Families who live on farms are being urged to keep their children safe this half-term.

Schools across England and Wales break up this week for the October holidays meaning farming children who would usually be in the classroom will now be at home during the day.

This can pose childcare issues for farming families especially at a busy time in agriculture. The Health and Safety Executive (HSE), Great Britain’s workplace regulator, says for some farmers the family home and the working farm are often side by side, though they should be regarded as separate.

Agriculture has one of the highest fatal injury rates of any industry in Great Britain but is the only high-risk industry that also sees children often present.  

Children and young people up to the age of 18 are regularly killed and injured on farms. Eight children were killed on farms in the five years up to March.

HSE is reminding all adults working on farms that children and young people must be kept safe.

HSE’s Acting Principal Inspector (Agriculture Sector) Wayne Owen said: “The best way to ensure the safety of children is simply to keep them away from the working farm. Working farms are no place for children.

“But if children are visiting the farm workplace, they must be kept away from higher risk areas such as operating machinery, slurry pits and bale stacks, and most importantly they should be with an adult who understands the risks on the farm and is not engaged in any work activity. Their sole focus should be on supervising the child.

“If older children are starting to help out on the farm, anything but the very simplest of tasks is likely to expose them to risk of injury or death and is unacceptable. In addition, all children should be under full supervision by an adult not engaged in any work activity.
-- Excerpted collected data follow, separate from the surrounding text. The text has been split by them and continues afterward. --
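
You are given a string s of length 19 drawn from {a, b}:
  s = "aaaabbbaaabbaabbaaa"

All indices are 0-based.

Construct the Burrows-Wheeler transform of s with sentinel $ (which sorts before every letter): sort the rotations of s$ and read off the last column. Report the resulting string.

rank  rotation              last
    0  $aaaabbbaaabbaabbaaa  a
    1  a$aaaabbbaaabbaabbaa  a
    2  aa$aaaabbbaaabbaabba  a
    3  aaa$aaaabbbaaabbaabb  b
    4  aaaabbbaaabbaabbaaa$  $
    5  aaabbaabbaaa$aaaabbb  b
    6  aaabbbaaabbaabbaaa$a  a
    7  aabbaaa$aaaabbbaaabb  b
    8  aabbaabbaaa$aaaabbba  a
    9  aabbbaaabbaabbaaa$aa  a
   10  abbaaa$aaaabbbaaabba  a
   11  abbaabbaaa$aaaabbbaa  a
   12  abbbaaabbaabbaaa$aaa  a
   13  baaa$aaaabbbaaabbaab  b
   14  baaabbaabbaaa$aaaabb  b
   15  baabbaaa$aaaabbbaaab  b
   16  bbaaa$aaaabbbaaabbaa  a
   17  bbaaabbaabbaaa$aaaab  b
   18  bbaabbaaa$aaaabbbaaa  a
   19  bbbaaabbaabbaaa$aaaa  a

aaab$babaaaaabbbabaa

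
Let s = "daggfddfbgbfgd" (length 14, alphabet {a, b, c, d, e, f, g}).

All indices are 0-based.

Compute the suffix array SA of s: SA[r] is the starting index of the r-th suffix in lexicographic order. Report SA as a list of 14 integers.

rank→(start, suffix):
  0 → (1, 'aggfddfbgbfgd')
  1 → (10, 'bfgd')
  2 → (8, 'bgbfgd')
  3 → (13, 'd')
  4 → (0, 'daggfddfbgbfgd')
  5 → (5, 'ddfbgbfgd')
  6 → (6, 'dfbgbfgd')
  7 → (7, 'fbgbfgd')
  8 → (4, 'fddfbgbfgd')
  9 → (11, 'fgd')
  10 → (9, 'gbfgd')
  11 → (12, 'gd')
  12 → (3, 'gfddfbgbfgd')
  13 → (2, 'ggfddfbgbfgd')

[1, 10, 8, 13, 0, 5, 6, 7, 4, 11, 9, 12, 3, 2]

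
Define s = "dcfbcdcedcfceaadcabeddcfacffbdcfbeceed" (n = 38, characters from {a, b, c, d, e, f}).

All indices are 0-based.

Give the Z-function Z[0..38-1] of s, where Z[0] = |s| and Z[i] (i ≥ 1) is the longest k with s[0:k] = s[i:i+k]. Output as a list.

[38, 0, 0, 0, 0, 2, 0, 0, 3, 0, 0, 0, 0, 0, 0, 2, 0, 0, 0, 0, 1, 3, 0, 0, 0, 0, 0, 0, 0, 4, 0, 0, 0, 0, 0, 0, 0, 1]

Z[0]=38
i=1: i≥r, start 0; Z[1]=0
i=2: i≥r, start 0; Z[2]=0
i=3: i≥r, start 0; Z[3]=0
i=4: i≥r, start 0; Z[4]=0
i=5: i≥r, start 0; Z[5]=2 grow→box=[5,7)
i=6: min(r-i=1, Z[1]=0)=0; Z[6]=0
i=7: i≥r, start 0; Z[7]=0
i=8: i≥r, start 0; Z[8]=3 grow→box=[8,11)
i=9: min(r-i=2, Z[1]=0)=0; Z[9]=0
i=10: min(r-i=1, Z[2]=0)=0; Z[10]=0
i=11: i≥r, start 0; Z[11]=0
i=12: i≥r, start 0; Z[12]=0
i=13: i≥r, start 0; Z[13]=0
i=14: i≥r, start 0; Z[14]=0
i=15: i≥r, start 0; Z[15]=2 grow→box=[15,17)
i=16: min(r-i=1, Z[1]=0)=0; Z[16]=0
i=17: i≥r, start 0; Z[17]=0
i=18: i≥r, start 0; Z[18]=0
i=19: i≥r, start 0; Z[19]=0
i=20: i≥r, start 0; Z[20]=1 grow→box=[20,21)
i=21: i≥r, start 0; Z[21]=3 grow→box=[21,24)
i=22: min(r-i=2, Z[1]=0)=0; Z[22]=0
i=23: min(r-i=1, Z[2]=0)=0; Z[23]=0
i=24: i≥r, start 0; Z[24]=0
i=25: i≥r, start 0; Z[25]=0
i=26: i≥r, start 0; Z[26]=0
i=27: i≥r, start 0; Z[27]=0
i=28: i≥r, start 0; Z[28]=0
i=29: i≥r, start 0; Z[29]=4 grow→box=[29,33)
i=30: min(r-i=3, Z[1]=0)=0; Z[30]=0
i=31: min(r-i=2, Z[2]=0)=0; Z[31]=0
i=32: min(r-i=1, Z[3]=0)=0; Z[32]=0
i=33: i≥r, start 0; Z[33]=0
i=34: i≥r, start 0; Z[34]=0
i=35: i≥r, start 0; Z[35]=0
i=36: i≥r, start 0; Z[36]=0
i=37: i≥r, start 0; Z[37]=1 grow→box=[37,38)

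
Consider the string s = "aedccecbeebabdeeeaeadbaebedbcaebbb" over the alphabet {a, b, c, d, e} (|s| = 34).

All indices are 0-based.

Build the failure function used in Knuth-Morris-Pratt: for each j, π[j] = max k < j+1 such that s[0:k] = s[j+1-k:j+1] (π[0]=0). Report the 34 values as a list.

π[0] = 0
j=1 s[j]='e': π[1]=0 (border '')
j=2 s[j]='d': π[2]=0 (border '')
j=3 s[j]='c': π[3]=0 (border '')
j=4 s[j]='c': π[4]=0 (border '')
j=5 s[j]='e': π[5]=0 (border '')
j=6 s[j]='c': π[6]=0 (border '')
j=7 s[j]='b': π[7]=0 (border '')
j=8 s[j]='e': π[8]=0 (border '')
j=9 s[j]='e': π[9]=0 (border '')
j=10 s[j]='b': π[10]=0 (border '')
j=11 s[j]='a': π[11]=1 (border 'a')
j=12 s[j]='b': k: 1→0; π[12]=0 (border '')
j=13 s[j]='d': π[13]=0 (border '')
j=14 s[j]='e': π[14]=0 (border '')
j=15 s[j]='e': π[15]=0 (border '')
j=16 s[j]='e': π[16]=0 (border '')
j=17 s[j]='a': π[17]=1 (border 'a')
j=18 s[j]='e': π[18]=2 (border 'ae')
j=19 s[j]='a': k: 2→0; π[19]=1 (border 'a')
j=20 s[j]='d': k: 1→0; π[20]=0 (border '')
j=21 s[j]='b': π[21]=0 (border '')
j=22 s[j]='a': π[22]=1 (border 'a')
j=23 s[j]='e': π[23]=2 (border 'ae')
j=24 s[j]='b': k: 2→0; π[24]=0 (border '')
j=25 s[j]='e': π[25]=0 (border '')
j=26 s[j]='d': π[26]=0 (border '')
j=27 s[j]='b': π[27]=0 (border '')
j=28 s[j]='c': π[28]=0 (border '')
j=29 s[j]='a': π[29]=1 (border 'a')
j=30 s[j]='e': π[30]=2 (border 'ae')
j=31 s[j]='b': k: 2→0; π[31]=0 (border '')
j=32 s[j]='b': π[32]=0 (border '')
j=33 s[j]='b': π[33]=0 (border '')

[0, 0, 0, 0, 0, 0, 0, 0, 0, 0, 0, 1, 0, 0, 0, 0, 0, 1, 2, 1, 0, 0, 1, 2, 0, 0, 0, 0, 0, 1, 2, 0, 0, 0]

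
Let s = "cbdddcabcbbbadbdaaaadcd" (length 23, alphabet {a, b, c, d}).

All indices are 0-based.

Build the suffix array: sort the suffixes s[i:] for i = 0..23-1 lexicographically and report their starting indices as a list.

[16, 17, 18, 6, 12, 19, 11, 10, 9, 7, 14, 1, 5, 8, 0, 21, 22, 15, 13, 4, 20, 3, 2]

rank→(start, suffix):
  0 → (16, 'aaaadcd')
  1 → (17, 'aaadcd')
  2 → (18, 'aadcd')
  3 → (6, 'abcbbbadbdaaaadcd')
  4 → (12, 'adbdaaaadcd')
  5 → (19, 'adcd')
  6 → (11, 'badbdaaaadcd')
  7 → (10, 'bbadbdaaaadcd')
  8 → (9, 'bbbadbdaaaadcd')
  9 → (7, 'bcbbbadbdaaaadcd')
  10 → (14, 'bdaaaadcd')
  11 → (1, 'bdddcabcbbbadbdaaaadcd')
  12 → (5, 'cabcbbbadbdaaaadcd')
  13 → (8, 'cbbbadbdaaaadcd')
  14 → (0, 'cbdddcabcbbbadbdaaaadcd')
  15 → (21, 'cd')
  16 → (22, 'd')
  17 → (15, 'daaaadcd')
  18 → (13, 'dbdaaaadcd')
  19 → (4, 'dcabcbbbadbdaaaadcd')
  20 → (20, 'dcd')
  21 → (3, 'ddcabcbbbadbdaaaadcd')
  22 → (2, 'dddcabcbbbadbdaaaadcd')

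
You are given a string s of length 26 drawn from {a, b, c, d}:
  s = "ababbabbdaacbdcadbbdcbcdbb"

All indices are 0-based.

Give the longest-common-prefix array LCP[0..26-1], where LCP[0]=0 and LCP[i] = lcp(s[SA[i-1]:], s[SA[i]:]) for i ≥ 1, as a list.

rank→(start, suffix):
  0 → (9, 'aacbdcadbbdcbcdbb')
  1 → (0, 'ababbabbdaacbdcadbbdcbcdbb')
  2 → (2, 'abbabbdaacbdcadbbdcbcdbb')
  3 → (5, 'abbdaacbdcadbbdcbcdbb')
  4 → (10, 'acbdcadbbdcbcdbb')
  5 → (15, 'adbbdcbcdbb')
  6 → (25, 'b')
  7 → (1, 'babbabbdaacbdcadbbdcbcdbb')
  8 → (4, 'babbdaacbdcadbbdcbcdbb')
  9 → (24, 'bb')
  10 → (3, 'bbabbdaacbdcadbbdcbcdbb')
  11 → (6, 'bbdaacbdcadbbdcbcdbb')
  12 → (17, 'bbdcbcdbb')
  13 → (21, 'bcdbb')
  14 → (7, 'bdaacbdcadbbdcbcdbb')
  15 → (12, 'bdcadbbdcbcdbb')
  16 → (18, 'bdcbcdbb')
  17 → (14, 'cadbbdcbcdbb')
  18 → (20, 'cbcdbb')
  19 → (11, 'cbdcadbbdcbcdbb')
  20 → (22, 'cdbb')
  21 → (8, 'daacbdcadbbdcbcdbb')
  22 → (23, 'dbb')
  23 → (16, 'dbbdcbcdbb')
  24 → (13, 'dcadbbdcbcdbb')
  25 → (19, 'dcbcdbb')

SA = [9, 0, 2, 5, 10, 15, 25, 1, 4, 24, 3, 6, 17, 21, 7, 12, 18, 14, 20, 11, 22, 8, 23, 16, 13, 19]
[i] adj suffixes → lcp
  [1] 9/0 → 1 ('a')
  [2] 0/2 → 2 ('ab')
  [3] 2/5 → 3 ('abb')
  [4] 5/10 → 1 ('a')
  [5] 10/15 → 1 ('a')
  [6] 15/25 → 0 ('')
  [7] 25/1 → 1 ('b')
  [8] 1/4 → 4 ('babb')
  [9] 4/24 → 1 ('b')
  [10] 24/3 → 2 ('bb')
  [11] 3/6 → 2 ('bb')
  [12] 6/17 → 3 ('bbd')
  [13] 17/21 → 1 ('b')
  [14] 21/7 → 1 ('b')
  [15] 7/12 → 2 ('bd')
  [16] 12/18 → 3 ('bdc')
  [17] 18/14 → 0 ('')
  [18] 14/20 → 1 ('c')
  [19] 20/11 → 2 ('cb')
  [20] 11/22 → 1 ('c')
  [21] 22/8 → 0 ('')
  [22] 8/23 → 1 ('d')
  [23] 23/16 → 3 ('dbb')
  [24] 16/13 → 1 ('d')
  [25] 13/19 → 2 ('dc')

[0, 1, 2, 3, 1, 1, 0, 1, 4, 1, 2, 2, 3, 1, 1, 2, 3, 0, 1, 2, 1, 0, 1, 3, 1, 2]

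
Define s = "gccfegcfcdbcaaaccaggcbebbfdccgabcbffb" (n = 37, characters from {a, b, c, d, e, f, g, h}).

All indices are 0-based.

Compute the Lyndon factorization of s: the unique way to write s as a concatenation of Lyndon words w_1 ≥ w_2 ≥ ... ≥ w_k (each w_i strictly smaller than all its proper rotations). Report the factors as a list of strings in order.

emit factor 1: 'g' (i=0, period=1)
emit factor 2: 'ccfegcfcd' (i=1, period=9)
emit factor 3: 'bc' (i=10, period=2)
emit factor 4: 'aaaccaggcbebbfdccgabcbffb' (i=12, period=25)

["g", "ccfegcfcd", "bc", "aaaccaggcbebbfdccgabcbffb"]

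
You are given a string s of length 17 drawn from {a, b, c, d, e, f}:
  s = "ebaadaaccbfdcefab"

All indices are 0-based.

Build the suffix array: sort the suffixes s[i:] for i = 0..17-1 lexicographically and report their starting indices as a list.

rank→(start, suffix):
  0 → (5, 'aaccbfdcefab')
  1 → (2, 'aadaaccbfdcefab')
  2 → (15, 'ab')
  3 → (6, 'accbfdcefab')
  4 → (3, 'adaaccbfdcefab')
  5 → (16, 'b')
  6 → (1, 'baadaaccbfdcefab')
  7 → (9, 'bfdcefab')
  8 → (8, 'cbfdcefab')
  9 → (7, 'ccbfdcefab')
  10 → (12, 'cefab')
  11 → (4, 'daaccbfdcefab')
  12 → (11, 'dcefab')
  13 → (0, 'ebaadaaccbfdcefab')
  14 → (13, 'efab')
  15 → (14, 'fab')
  16 → (10, 'fdcefab')

[5, 2, 15, 6, 3, 16, 1, 9, 8, 7, 12, 4, 11, 0, 13, 14, 10]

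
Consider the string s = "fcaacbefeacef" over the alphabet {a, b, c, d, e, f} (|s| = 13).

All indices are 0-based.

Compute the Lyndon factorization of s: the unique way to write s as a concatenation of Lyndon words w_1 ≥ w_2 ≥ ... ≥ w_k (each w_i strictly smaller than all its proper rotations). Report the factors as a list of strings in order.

emit factor 1: 'f' (i=0, period=1)
emit factor 2: 'c' (i=1, period=1)
emit factor 3: 'aacbefeacef' (i=2, period=11)

["f", "c", "aacbefeacef"]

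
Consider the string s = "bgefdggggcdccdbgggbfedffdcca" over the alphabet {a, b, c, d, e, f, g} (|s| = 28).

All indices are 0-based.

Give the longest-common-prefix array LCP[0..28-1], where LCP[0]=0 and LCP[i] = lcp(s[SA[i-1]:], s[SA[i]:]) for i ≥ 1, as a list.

[0, 0, 1, 2, 0, 1, 2, 1, 2, 0, 1, 3, 1, 1, 0, 1, 0, 2, 1, 1, 0, 1, 1, 1, 2, 2, 3, 3]

sorted suffixes:
  #0 SA[0]=27  'a'
  #1 SA[1]=18  'bfedffdcca'
  #2 SA[2]=0  'bgefdggggcdccdbgggbfedffdcca'
  #3 SA[3]=14  'bgggbfedffdcca'
  #4 SA[4]=26  'ca'
  #5 SA[5]=25  'cca'
  #6 SA[6]=11  'ccdbgggbfedffdcca'
  #7 SA[7]=12  'cdbgggbfedffdcca'
  #8 SA[8]=9  'cdccdbgggbfedffdcca'
  #9 SA[9]=13  'dbgggbfedffdcca'
  #10 SA[10]=24  'dcca'
  #11 SA[11]=10  'dccdbgggbfedffdcca'
  #12 SA[12]=21  'dffdcca'
  #13 SA[13]=4  'dggggcdccdbgggbfedffdcca'
  #14 SA[14]=20  'edffdcca'
  #15 SA[15]=2  'efdggggcdccdbgggbfedffdcca'
  #16 SA[16]=23  'fdcca'
  #17 SA[17]=3  'fdggggcdccdbgggbfedffdcca'
  #18 SA[18]=19  'fedffdcca'
  #19 SA[19]=22  'ffdcca'
  #20 SA[20]=17  'gbfedffdcca'
  #21 SA[21]=8  'gcdccdbgggbfedffdcca'
  #22 SA[22]=1  'gefdggggcdccdbgggbfedffdcca'
  #23 SA[23]=16  'ggbfedffdcca'
  #24 SA[24]=7  'ggcdccdbgggbfedffdcca'
  #25 SA[25]=15  'gggbfedffdcca'
  #26 SA[26]=6  'gggcdccdbgggbfedffdcca'
  #27 SA[27]=5  'ggggcdccdbgggbfedffdcca'

SA = [27, 18, 0, 14, 26, 25, 11, 12, 9, 13, 24, 10, 21, 4, 20, 2, 23, 3, 19, 22, 17, 8, 1, 16, 7, 15, 6, 5]
[i] adj suffixes → lcp
  [1] 27/18 → 0 ('')
  [2] 18/0 → 1 ('b')
  [3] 0/14 → 2 ('bg')
  [4] 14/26 → 0 ('')
  [5] 26/25 → 1 ('c')
  [6] 25/11 → 2 ('cc')
  [7] 11/12 → 1 ('c')
  [8] 12/9 → 2 ('cd')
  [9] 9/13 → 0 ('')
  [10] 13/24 → 1 ('d')
  [11] 24/10 → 3 ('dcc')
  [12] 10/21 → 1 ('d')
  [13] 21/4 → 1 ('d')
  [14] 4/20 → 0 ('')
  [15] 20/2 → 1 ('e')
  [16] 2/23 → 0 ('')
  [17] 23/3 → 2 ('fd')
  [18] 3/19 → 1 ('f')
  [19] 19/22 → 1 ('f')
  [20] 22/17 → 0 ('')
  [21] 17/8 → 1 ('g')
  [22] 8/1 → 1 ('g')
  [23] 1/16 → 1 ('g')
  [24] 16/7 → 2 ('gg')
  [25] 7/15 → 2 ('gg')
  [26] 15/6 → 3 ('ggg')
  [27] 6/5 → 3 ('ggg')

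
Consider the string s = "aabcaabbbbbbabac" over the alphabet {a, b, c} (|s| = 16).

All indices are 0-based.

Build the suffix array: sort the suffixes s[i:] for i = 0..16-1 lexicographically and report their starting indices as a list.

sorted suffixes:
  #0 SA[0]=4  'aabbbbbbabac'
  #1 SA[1]=0  'aabcaabbbbbbabac'
  #2 SA[2]=12  'abac'
  #3 SA[3]=5  'abbbbbbabac'
  #4 SA[4]=1  'abcaabbbbbbabac'
  #5 SA[5]=14  'ac'
  #6 SA[6]=11  'babac'
  #7 SA[7]=13  'bac'
  #8 SA[8]=10  'bbabac'
  #9 SA[9]=9  'bbbabac'
  #10 SA[10]=8  'bbbbabac'
  #11 SA[11]=7  'bbbbbabac'
  #12 SA[12]=6  'bbbbbbabac'
  #13 SA[13]=2  'bcaabbbbbbabac'
  #14 SA[14]=15  'c'
  #15 SA[15]=3  'caabbbbbbabac'

[4, 0, 12, 5, 1, 14, 11, 13, 10, 9, 8, 7, 6, 2, 15, 3]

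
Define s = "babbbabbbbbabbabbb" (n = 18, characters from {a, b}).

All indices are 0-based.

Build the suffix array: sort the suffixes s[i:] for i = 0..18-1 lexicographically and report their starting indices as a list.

rank | idx | suffix
   0 |  11 | abbabbb
   1 |  14 | abbb
   2 |   1 | abbbabbbbbabbabbb
   3 |   5 | abbbbbabbabbb
   4 |  17 | b
   5 |  10 | babbabbb
   6 |  13 | babbb
   7 |   0 | babbbabbbbbabbabbb
   8 |   4 | babbbbbabbabbb
   9 |  16 | bb
  10 |   9 | bbabbabbb
  11 |  12 | bbabbb
  12 |   3 | bbabbbbbabbabbb
  13 |  15 | bbb
  14 |   8 | bbbabbabbb
  15 |   2 | bbbabbbbbabbabbb
  16 |   7 | bbbbabbabbb
  17 |   6 | bbbbbabbabbb

[11, 14, 1, 5, 17, 10, 13, 0, 4, 16, 9, 12, 3, 15, 8, 2, 7, 6]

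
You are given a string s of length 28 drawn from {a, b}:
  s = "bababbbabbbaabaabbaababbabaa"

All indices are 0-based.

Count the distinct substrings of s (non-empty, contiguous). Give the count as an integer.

318

rank | idx | suffix
   0 |  27 | a
   1 |  26 | aa
   2 |  11 | aabaabbaababbabaa
   3 |  18 | aababbabaa
   4 |  14 | aabbaababbabaa
   5 |  24 | abaa
   6 |  12 | abaabbaababbabaa
   7 |  19 | ababbabaa
   8 |   1 | ababbbabbbaabaabbaababbabaa
   9 |  15 | abbaababbabaa
  10 |  21 | abbabaa
  11 |   7 | abbbaabaabbaababbabaa
  12 |   3 | abbbabbbaabaabbaababbabaa
  13 |  25 | baa
  14 |  10 | baabaabbaababbabaa
  15 |  17 | baababbabaa
  16 |  13 | baabbaababbabaa
  17 |  23 | babaa
  18 |   0 | bababbbabbbaabaabbaababbabaa
  19 |  20 | babbabaa
  20 |   6 | babbbaabaabbaababbabaa
  21 |   2 | babbbabbbaabaabbaababbabaa
  22 |   9 | bbaabaabbaababbabaa
  23 |  16 | bbaababbabaa
  24 |  22 | bbabaa
  25 |   5 | bbabbbaabaabbaababbabaa
  26 |   8 | bbbaabaabbaababbabaa
  27 |   4 | bbbabbbaabaabbaababbabaa

SA = [27, 26, 11, 18, 14, 24, 12, 19, 1, 15, 21, 7, 3, 25, 10, 17, 13, 23, 0, 20, 6, 2, 9, 16, 22, 5, 8, 4]
[i] adj suffixes → lcp
  [1] 27/26 → 1 ('a')
  [2] 26/11 → 2 ('aa')
  [3] 11/18 → 4 ('aaba')
  [4] 18/14 → 3 ('aab')
  [5] 14/24 → 1 ('a')
  [6] 24/12 → 4 ('abaa')
  [7] 12/19 → 3 ('aba')
  [8] 19/1 → 5 ('ababb')
  [9] 1/15 → 2 ('ab')
  [10] 15/21 → 4 ('abba')
  [11] 21/7 → 3 ('abb')
  [12] 7/3 → 5 ('abbba')
  [13] 3/25 → 0 ('')
  [14] 25/10 → 3 ('baa')
  [15] 10/17 → 5 ('baaba')
  [16] 17/13 → 4 ('baab')
  [17] 13/23 → 2 ('ba')
  [18] 23/0 → 4 ('baba')
  [19] 0/20 → 3 ('bab')
  [20] 20/6 → 4 ('babb')
  [21] 6/2 → 6 ('babbba')
  [22] 2/9 → 1 ('b')
  [23] 9/16 → 6 ('bbaaba')
  [24] 16/22 → 3 ('bba')
  [25] 22/5 → 4 ('bbab')
  [26] 5/8 → 2 ('bb')
  [27] 8/4 → 4 ('bbba')

n(n+1)/2 = 28·29/2 = 406
Σ LCP = 0 + 1 + 2 + 4 + 3 + 1 + 4 + 3 + 5 + 2 + 4 + 3 + 5 + 0 + 3 + 5 + 4 + 2 + 4 + 3 + 4 + 6 + 1 + 6 + 3 + 4 + 2 + 4 = 88
distinct = 406 − 88 = 318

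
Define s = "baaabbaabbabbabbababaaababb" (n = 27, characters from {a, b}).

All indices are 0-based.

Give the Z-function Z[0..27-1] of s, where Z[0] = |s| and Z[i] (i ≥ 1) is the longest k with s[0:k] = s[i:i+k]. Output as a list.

[27, 0, 0, 0, 1, 3, 0, 0, 1, 2, 0, 1, 2, 0, 1, 2, 0, 2, 0, 5, 0, 0, 0, 2, 0, 1, 1]

Z[0]=27
i=1: outside box; Z[1]=0
i=2: outside box; Z[2]=0
i=3: outside box; Z[3]=0
i=4: outside box; Z[4]=1 grow→box=[4,5)
i=5: outside box; Z[5]=3 grow→box=[5,8)
i=6: min(r-i=2, Z[1]=0)=0; Z[6]=0
i=7: min(r-i=1, Z[2]=0)=0; Z[7]=0
i=8: outside box; Z[8]=1 grow→box=[8,9)
i=9: outside box; Z[9]=2 grow→box=[9,11)
i=10: min(r-i=1, Z[1]=0)=0; Z[10]=0
i=11: outside box; Z[11]=1 grow→box=[11,12)
i=12: outside box; Z[12]=2 grow→box=[12,14)
i=13: min(r-i=1, Z[1]=0)=0; Z[13]=0
i=14: outside box; Z[14]=1 grow→box=[14,15)
i=15: outside box; Z[15]=2 grow→box=[15,17)
i=16: min(r-i=1, Z[1]=0)=0; Z[16]=0
i=17: outside box; Z[17]=2 grow→box=[17,19)
i=18: min(r-i=1, Z[1]=0)=0; Z[18]=0
i=19: outside box; Z[19]=5 grow→box=[19,24)
i=20: min(r-i=4, Z[1]=0)=0; Z[20]=0
i=21: min(r-i=3, Z[2]=0)=0; Z[21]=0
i=22: min(r-i=2, Z[3]=0)=0; Z[22]=0
i=23: min(r-i=1, Z[4]=1)=1; Z[23]=2 grow→box=[23,25)
i=24: min(r-i=1, Z[1]=0)=0; Z[24]=0
i=25: outside box; Z[25]=1 grow→box=[25,26)
i=26: outside box; Z[26]=1 grow→box=[26,27)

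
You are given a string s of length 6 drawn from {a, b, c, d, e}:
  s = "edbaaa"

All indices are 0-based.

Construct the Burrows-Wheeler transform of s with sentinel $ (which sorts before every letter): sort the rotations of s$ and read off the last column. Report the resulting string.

rank  rotation last
    0  $edbaaa  a
    1  a$edbaa  a
    2  aa$edba  a
    3  aaa$edb  b
    4  baaa$ed  d
    5  dbaaa$e  e
    6  edbaaa$  $

aaabde$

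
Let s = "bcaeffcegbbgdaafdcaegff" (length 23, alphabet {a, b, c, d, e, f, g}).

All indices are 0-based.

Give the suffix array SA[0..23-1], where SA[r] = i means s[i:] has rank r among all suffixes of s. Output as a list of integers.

[13, 2, 18, 14, 9, 0, 10, 1, 17, 6, 12, 16, 3, 7, 19, 22, 5, 15, 21, 4, 8, 11, 20]

rank | idx | suffix
   0 |  13 | aafdcaegff
   1 |   2 | aeffcegbbgdaafdcaegff
   2 |  18 | aegff
   3 |  14 | afdcaegff
   4 |   9 | bbgdaafdcaegff
   5 |   0 | bcaeffcegbbgdaafdcaegff
   6 |  10 | bgdaafdcaegff
   7 |   1 | caeffcegbbgdaafdcaegff
   8 |  17 | caegff
   9 |   6 | cegbbgdaafdcaegff
  10 |  12 | daafdcaegff
  11 |  16 | dcaegff
  12 |   3 | effcegbbgdaafdcaegff
  13 |   7 | egbbgdaafdcaegff
  14 |  19 | egff
  15 |  22 | f
  16 |   5 | fcegbbgdaafdcaegff
  17 |  15 | fdcaegff
  18 |  21 | ff
  19 |   4 | ffcegbbgdaafdcaegff
  20 |   8 | gbbgdaafdcaegff
  21 |  11 | gdaafdcaegff
  22 |  20 | gff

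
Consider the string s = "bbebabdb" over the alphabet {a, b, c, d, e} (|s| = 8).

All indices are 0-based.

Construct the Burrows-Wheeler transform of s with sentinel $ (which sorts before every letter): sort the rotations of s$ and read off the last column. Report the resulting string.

rank  rotation   last
    0  $bbebabdb  b
    1  abdb$bbeb  b
    2  b$bbebabd  d
    3  babdb$bbe  e
    4  bbebabdb$  $
    5  bdb$bbeba  a
    6  bebabdb$b  b
    7  db$bbebab  b
    8  ebabdb$bb  b

bbde$abbb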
“Children under 13 should not under any circumstances operate or ride on agricultural machinery – it is illegal – and children under 16 should not operate adult sized ATVs in the farm workplace.

“Where children over 13 are allowed to operate some machinery, this should only be allowed after careful risk assessment, while under close supervision, and crucially after the child has received appropriate and structured training.”

The ways in which children and adults are killed on farms varies little from year to year. The most common causes of death and major injury in the last decade include being killed by moving vehicles, coming into contact with machinery while it is operating, falling from height, being killed by animals, and being struck by falling objects.